The temple site had been a source of bitter contention for decades, with both Hindu and Muslim communities asserting their claims. It became a focal point for violence when, in 1992, a Hindu mob destroyed a 16th-century mosque that had stood at the site.
The majority of India's Hindu population asserts that the site is the birthplace of Lord Ram, and it has been considered sacred to them since long before the Muslim Mughals demolished a temple at that location and erected the Babri Masjid, or mosque, in 1528. In 2019, the Supreme Court ruled in favor of the Hindus, granting them control of the land and ordering the allocation of a separate plot for Muslims.
On Monday, Modi is set to participate in the final rituals marking the inauguration of the temple.
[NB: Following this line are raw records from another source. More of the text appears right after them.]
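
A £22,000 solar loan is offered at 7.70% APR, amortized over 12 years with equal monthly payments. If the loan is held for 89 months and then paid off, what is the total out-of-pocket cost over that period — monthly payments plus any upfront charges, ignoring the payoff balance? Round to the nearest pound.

£20,874

At 7.70% the monthly rate is 0.0064167, so the payment is 22,000 × 0.0064167 / (1 − 1.0064167^−144) = £234.54.
Total outlay = 89 × £234.54 = £20,874.06.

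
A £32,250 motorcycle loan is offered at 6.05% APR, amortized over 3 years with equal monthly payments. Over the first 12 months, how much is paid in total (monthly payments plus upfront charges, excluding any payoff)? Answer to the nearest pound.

£11,782

At 6.05% the monthly rate is 0.0050417, so the payment is 32,250 × 0.0050417 / (1 − 1.0050417^−36) = £981.84.
Total outlay = 12 × £981.84 = £11,782.08.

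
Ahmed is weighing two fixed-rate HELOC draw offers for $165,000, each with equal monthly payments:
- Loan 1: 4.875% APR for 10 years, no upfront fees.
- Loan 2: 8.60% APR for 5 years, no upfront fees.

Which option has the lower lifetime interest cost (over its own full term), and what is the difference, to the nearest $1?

Loan 2 by $5,211

Loan 1: monthly rate = 4.875%/12 = 0.0040625; payment = 165,000 × 0.0040625 / (1 − (1+0.0040625)^−120) = $1,740.02.
Total interest on Loan 1 = 120 × $1,740.02 − $165,000 = $43,802.40.
Loan 2: at 8.60% the monthly rate is 0.0071667, so the payment is 165,000 × 0.0071667 / (1 − 1.0071667^−60) = $3,393.19.
Total interest on Loan 2 = 60 × $3,393.19 − $165,000 = $38,591.40.
Loan 2 is lower by $5,211.00.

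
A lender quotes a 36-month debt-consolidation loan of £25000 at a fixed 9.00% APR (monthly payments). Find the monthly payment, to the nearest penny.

Monthly rate = 9%/12 = 0.0075000; payment = 25,000 × 0.0075000 / (1 − (1+0.0075000)^−36) = £794.99.

£794.99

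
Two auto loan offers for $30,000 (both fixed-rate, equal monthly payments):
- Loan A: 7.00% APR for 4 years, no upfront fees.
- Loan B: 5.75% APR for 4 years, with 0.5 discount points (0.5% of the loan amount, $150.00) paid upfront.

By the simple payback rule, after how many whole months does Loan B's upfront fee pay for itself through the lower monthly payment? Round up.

Loan A: monthly rate = 7%/12 = 0.0058333; payment = 30,000 × 0.0058333 / (1 − (1+0.0058333)^−48) = $718.39.
Loan B: monthly rate = 5.75%/12 = 0.0047917; payment = 30,000 × 0.0047917 / (1 − (1+0.0047917)^−48) = $701.12.
Monthly savings = $718.39 − $701.12 = $17.27.
Break-even = $150.00 / $17.27 = 8.69 → 9 months.

9 months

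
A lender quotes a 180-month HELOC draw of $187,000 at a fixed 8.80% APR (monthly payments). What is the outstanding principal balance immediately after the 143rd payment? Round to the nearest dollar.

$60,550

With monthly rate i = 8.8%/12 = 0.0073333, the balance after k of n payments is P · [(1+i)^n − (1+i)^k] / [(1+i)^n − 1].
(1+0.0073333)^180 = 3.72543466 and (1+0.0073333)^143 = 2.84294433, so the balance is 187,000 × (3.72543466 − 2.84294433) / (3.72543466 − 1) = $60,550.23.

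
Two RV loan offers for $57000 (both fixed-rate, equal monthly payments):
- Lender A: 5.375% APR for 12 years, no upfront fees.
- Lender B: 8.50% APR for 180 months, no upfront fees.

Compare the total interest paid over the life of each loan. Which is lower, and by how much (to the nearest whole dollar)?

Lender A: monthly rate = 5.375%/12 = 0.0044792; payment = 57,000 × 0.0044792 / (1 − (1+0.0044792)^−144) = $537.97.
Total interest on Lender A = 144 × $537.97 − $57,000 = $20,467.68.
Lender B: monthly rate = 8.5%/12 = 0.0070833; payment = 57,000 × 0.0070833 / (1 − (1+0.0070833)^−180) = $561.30.
Total interest on Lender B = 180 × $561.30 − $57,000 = $44,034.00.
Lender A is lower by $23,566.32.

Lender A by $23,566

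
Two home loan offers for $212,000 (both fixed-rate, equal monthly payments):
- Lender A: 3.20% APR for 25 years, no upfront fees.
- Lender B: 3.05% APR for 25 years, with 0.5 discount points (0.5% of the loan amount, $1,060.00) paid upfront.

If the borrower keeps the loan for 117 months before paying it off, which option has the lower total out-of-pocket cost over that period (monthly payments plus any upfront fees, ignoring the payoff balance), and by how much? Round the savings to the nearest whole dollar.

Lender A: at 3.20% the monthly rate is 0.0026667, so the payment is 212,000 × 0.0026667 / (1 − 1.0026667^−300) = $1,027.52.
Lender B: at 3.05% the monthly rate is 0.0025417, so the payment is 212,000 × 0.0025417 / (1 − 1.0025417^−300) = $1,010.85.
Over 117 months: Lender A costs 117 × $1,027.52 = $120,219.84; Lender B costs 117 × $1,010.85 + $1,060.00 = $119,329.45.
Lender B is cheaper by $120,219.84 − $119,329.45 = $890.39.

Lender B by $890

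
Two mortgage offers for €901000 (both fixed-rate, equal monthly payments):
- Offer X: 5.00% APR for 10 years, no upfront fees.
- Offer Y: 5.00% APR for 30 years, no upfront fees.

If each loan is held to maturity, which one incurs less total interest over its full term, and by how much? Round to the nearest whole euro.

Offer X by €594,454

Offer X: monthly rate = 5%/12 = 0.0041667; payment = 901,000 × 0.0041667 / (1 − (1+0.0041667)^−120) = €9,556.50.
Total interest on Offer X = 120 × €9,556.50 − €901,000 = €245,780.00.
Offer Y: at 5.00% the monthly rate is 0.0041667, so the payment is 901,000 × 0.0041667 / (1 − 1.0041667^−360) = €4,836.76.
Total interest on Offer Y = 360 × €4,836.76 − €901,000 = €840,233.60.
Offer X is lower by €594,453.60.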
Thousands of members from the BJP and its affiliated groups, along with religious leaders and devotees from across the country, are expected to converge in Ayodhya for the event. Organizers have extended invitations to some of India's leading business figures, movie actors, and sports personalities for the consecration ceremony.
Hindu devotees dance on the eve of opening of the temple of Hindu Lord Ram
The Lord has made me an instrument to represent all the people of India during the consecration.- Prime Minister Narendra Modi on X (formerly called Twitter)
Describing it as a "historic moment" when Lord Ram will be enshrined in his magnificent temple, Modi has encouraged Indians to illuminate lamps in their homes and local temples on Monday evening. He has suggested a renewed celebration of Diwali, the Hindu festival of lights typically observed in October-November.
"The consecration of the temple feels more like the launching of the general election campaign rather than a religious ritual," said Prithvi Datta Chandra Shobhi, a political commentator who teaches at Krea University in southern India.
The prime minister appears to inhabit the role of an emperor who is undertaking a major ritual sacrifice.- Prithvi Datta Chandra Shobhi
The temple, situated on a 2.67-acre (1.08 hectares) site within a 70-acre (28.33 hectares) complex, has completed its initial phase, with the second and final phase anticipated to conclude in December 2025. The project, estimated at 15 billion rupees ($181 million), has been entirely funded through domestic donations.
In the lead-up to the consecration, a wave of emotional enthusiasm has swept through Hindu communities in India. Residential areas and markets have adorned holy flags, arranged special prayers, and made arrangements to broadcast Monday's event on large screens.
Despite the festive atmosphere, the inauguration has become a subject of political contention. Major opposition parties, including the main opposition Congress, have declined invitations, asserting that the event has been transformed into a political affair centered around Modi. Meanwhile, Muslim groups, while expressing dissatisfaction with the 2019 court decision favoring Hindus, have stated their acceptance "with humility." Nearly five years later, they suggest they have moved beyond the issue.
"The construction of the temple is going on as per the direction of the Supreme Court, so we welcome it. I don't think there's any feeling of ill-will in the Muslim community," said Zufar Ahmad Faruqi, head of the Indo-Islamic Cultural Foundation which is building a new mosque in Ayodhya about 25 km (15 miles) from the temple.